# Trading Places



## boaterkathy (Sep 9, 2005)

Has anyone ever used the exchange company called Trading Places?  I was looking at the Lindo Mar resort in Puerto Vallarta and it looks like the exchange fee going through them is less than we would pay through RCI.  I'd appreciate any help.


----------



## marinersfan (Sep 9, 2005)

*Good Company*

I've never used them to trade/exchange, but they are the managing company at my resort, Island Park Village.

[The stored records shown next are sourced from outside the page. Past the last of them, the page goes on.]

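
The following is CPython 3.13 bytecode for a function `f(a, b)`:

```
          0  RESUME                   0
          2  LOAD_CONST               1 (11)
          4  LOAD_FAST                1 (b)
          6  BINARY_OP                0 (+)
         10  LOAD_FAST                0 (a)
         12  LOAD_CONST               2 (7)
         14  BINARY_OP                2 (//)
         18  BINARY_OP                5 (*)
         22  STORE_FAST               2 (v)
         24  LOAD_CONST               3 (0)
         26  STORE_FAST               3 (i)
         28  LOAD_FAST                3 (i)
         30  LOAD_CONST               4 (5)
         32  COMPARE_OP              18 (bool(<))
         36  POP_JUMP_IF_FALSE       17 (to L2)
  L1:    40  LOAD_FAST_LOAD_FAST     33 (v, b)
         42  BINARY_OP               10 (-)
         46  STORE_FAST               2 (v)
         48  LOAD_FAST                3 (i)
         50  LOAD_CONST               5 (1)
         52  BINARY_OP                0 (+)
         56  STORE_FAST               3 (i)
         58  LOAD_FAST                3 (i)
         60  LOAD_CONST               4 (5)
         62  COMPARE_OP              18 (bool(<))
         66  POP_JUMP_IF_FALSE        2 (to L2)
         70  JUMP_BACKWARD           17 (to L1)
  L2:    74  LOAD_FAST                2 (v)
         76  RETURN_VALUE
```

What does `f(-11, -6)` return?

20

LOAD_CONST → push 11
LOAD_FAST b → push -6
BINARY_OP + → 11 + -6 = 5
LOAD_FAST a → push -11
LOAD_CONST → push 7
BINARY_OP // → -11 // 7 = -2
BINARY_OP * → 5 * -2 = -10
STORE_FAST v → v=-10
LOAD_CONST → push 0
STORE_FAST i → i=0
LOAD_FAST i → push 0
LOAD_CONST → push 5
COMPARE_OP bool(<) → 0 vs 5 = True
POP_JUMP_IF_FALSE → pop True; no jump
LOAD_FAST_LOAD_FAST v,b → push -10,-6
BINARY_OP - → -10 - -6 = -4
STORE_FAST v → v=-4
LOAD_FAST i → push 0
LOAD_CONST → push 1
BINARY_OP + → 0 + 1 = 1
STORE_FAST i → i=1
LOAD_FAST i → push 1
LOAD_CONST → push 5
COMPARE_OP bool(<) → 1 vs 5 = True
POP_JUMP_IF_FALSE → pop True; no jump
LOAD_FAST_LOAD_FAST v,b → push -4,-6
BINARY_OP - → -4 - -6 = 2
STORE_FAST v → v=2
LOAD_FAST i → push 1
LOAD_CONST → push 1
BINARY_OP + → 1 + 1 = 2
STORE_FAST i → i=2
LOAD_FAST i → push 2
LOAD_CONST → push 5
COMPARE_OP bool(<) → 2 vs 5 = True
POP_JUMP_IF_FALSE → pop True; no jump
LOAD_FAST_LOAD_FAST v,b → push 2,-6
BINARY_OP - → 2 - -6 = 8
STORE_FAST v → v=8
LOAD_FAST i → push 2
LOAD_CONST → push 1
BINARY_OP + → 2 + 1 = 3
STORE_FAST i → i=3
LOAD_FAST i → push 3
LOAD_CONST → push 5
COMPARE_OP bool(<) → 3 vs 5 = True
POP_JUMP_IF_FALSE → pop True; no jump
LOAD_FAST_LOAD_FAST v,b → push 8,-6
BINARY_OP - → 8 - -6 = 14
STORE_FAST v → v=14
LOAD_FAST i → push 3
LOAD_CONST → push 1
BINARY_OP + → 3 + 1 = 4
STORE_FAST i → i=4
LOAD_FAST i → push 4
LOAD_CONST → push 5
COMPARE_OP bool(<) → 4 vs 5 = True
POP_JUMP_IF_FALSE → pop True; no jump
LOAD_FAST_LOAD_FAST v,b → push 14,-6
BINARY_OP - → 14 - -6 = 20
STORE_FAST v → v=20
LOAD_FAST i → push 4
LOAD_CONST → push 1
BINARY_OP + → 4 + 1 = 5
STORE_FAST i → i=5
LOAD_FAST i → push 5
LOAD_CONST → push 5
COMPARE_OP bool(<) → 5 vs 5 = False
POP_JUMP_IF_FALSE → pop False; jump
LOAD_FAST v → push 20
RETURN_VALUE → return 20.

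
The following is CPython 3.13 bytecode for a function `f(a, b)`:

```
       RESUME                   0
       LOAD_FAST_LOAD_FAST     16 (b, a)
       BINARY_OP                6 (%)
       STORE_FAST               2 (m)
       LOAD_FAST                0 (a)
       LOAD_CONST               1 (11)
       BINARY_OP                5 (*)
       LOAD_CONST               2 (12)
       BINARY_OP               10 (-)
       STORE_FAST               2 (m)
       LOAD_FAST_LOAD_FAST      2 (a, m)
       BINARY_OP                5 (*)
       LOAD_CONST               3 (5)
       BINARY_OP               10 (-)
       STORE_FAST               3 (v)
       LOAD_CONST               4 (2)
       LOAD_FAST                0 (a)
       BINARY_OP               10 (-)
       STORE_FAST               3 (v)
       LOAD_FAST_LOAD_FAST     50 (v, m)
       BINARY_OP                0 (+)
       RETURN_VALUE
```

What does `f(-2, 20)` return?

-30

LOAD_FAST_LOAD_FAST b,a → push 20,-2. Stack: [20, -2]
BINARY_OP % → 20 % -2 = 0. Stack: [0]
STORE_FAST m → m=0. Stack: []
LOAD_FAST a → push -2. Stack: [-2]
LOAD_CONST → push 11. Stack: [-2, 11]
BINARY_OP * → -2 * 11 = -22. Stack: [-22]
LOAD_CONST → push 12. Stack: [-22, 12]
BINARY_OP - → -22 - 12 = -34. Stack: [-34]
STORE_FAST m → m=-34. Stack: []
LOAD_FAST_LOAD_FAST a,m → push -2,-34. Stack: [-2, -34]
BINARY_OP * → -2 * -34 = 68. Stack: [68]
LOAD_CONST → push 5. Stack: [68, 5]
BINARY_OP - → 68 - 5 = 63. Stack: [63]
STORE_FAST v → v=63. Stack: []
LOAD_CONST → push 2. Stack: [2]
LOAD_FAST a → push -2. Stack: [2, -2]
BINARY_OP - → 2 - -2 = 4. Stack: [4]
STORE_FAST v → v=4. Stack: []
LOAD_FAST_LOAD_FAST v,m → push 4,-34. Stack: [4, -34]
BINARY_OP + → 4 + -34 = -30. Stack: [-30]
RETURN_VALUE → return -30.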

I've rented from them and their owner customer service is great, and yes they are less expensive than RCI. I would not hesitate to use them.


----------



## nana7 (Sep 9, 2005)

My Cabo timeshare put us with Trading Places.  Didn't know any better so we use them, as there is no cost to belong,  and have been very happy with all that we have done with them.  They have a lot of Mexico, Calif, and Hawaii places to trade for.  The fees are a little cheaper and can bank for 2 years with them.  Give them a try


----------



## SherryS (Sep 10, 2005)

We have used them for 2 trades recently, and are very pleased with results.  First was exchange into Maui Schooner 2 BR last Feb.  Next summer have a week in SF at Inn at the Opera.  Also used one of their Instant Exchange Vouchers for a 1BR unit on Kauai for a great price.  Definitely will used them again!


----------